Marie, jeune vivandière (soprano)
La marquise de Berkenfield (mezzo-soprano)
Hortensius, intendant de la Marquise (basse)
La duchesse de Crakentorp (mezzo-soprano)
Soldats français, paysans tyroliens, seigneurs et dames bavarois, valets de la Marquise
La marquise de Berkenfield, qui retournait chez elle, a été contrainte par la guerre de faire halte à proximité d'un village, au pied des montagnes. Les villageois surveillant les manœuvres des Français dans le lointain annoncent que ceux-ci ont dû faire marche arrière.

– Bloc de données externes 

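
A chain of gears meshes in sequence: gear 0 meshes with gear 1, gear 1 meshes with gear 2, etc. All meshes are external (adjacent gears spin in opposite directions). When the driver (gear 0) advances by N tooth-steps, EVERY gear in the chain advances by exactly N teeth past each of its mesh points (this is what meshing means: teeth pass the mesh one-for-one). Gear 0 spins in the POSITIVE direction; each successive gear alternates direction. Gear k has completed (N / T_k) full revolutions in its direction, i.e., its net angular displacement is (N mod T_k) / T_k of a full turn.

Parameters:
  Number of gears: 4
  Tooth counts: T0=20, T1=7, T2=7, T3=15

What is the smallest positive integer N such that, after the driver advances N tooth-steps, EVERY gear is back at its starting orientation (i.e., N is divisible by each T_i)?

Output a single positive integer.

Answer: 420

Derivation:
Gear k returns to start when N is a multiple of T_k.
All gears at start simultaneously when N is a common multiple of [20, 7, 7, 15]; the smallest such N is lcm(20, 7, 7, 15).
Start: lcm = T0 = 20
Fold in T1=7: gcd(20, 7) = 1; lcm(20, 7) = 20 * 7 / 1 = 140 / 1 = 140
Fold in T2=7: gcd(140, 7) = 7; lcm(140, 7) = 140 * 7 / 7 = 980 / 7 = 140
Fold in T3=15: gcd(140, 15) = 5; lcm(140, 15) = 140 * 15 / 5 = 2100 / 5 = 420
Full cycle length = 420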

Sulpice, un sergent français, apparaît alors brusquement et effraie la marquise qui va se cacher en toute hâte dans une chaumière. Il est suivi par la vivandière Marie, que le régiment a adoptée comme sa fille. Il la presse de questions au sujet de ses rencontres avec un mystérieux jeune homme. Marie répond que les bruits qui courent à ce sujet sont fondés et que le jeune homme en question lui a un jour sauvé la vie.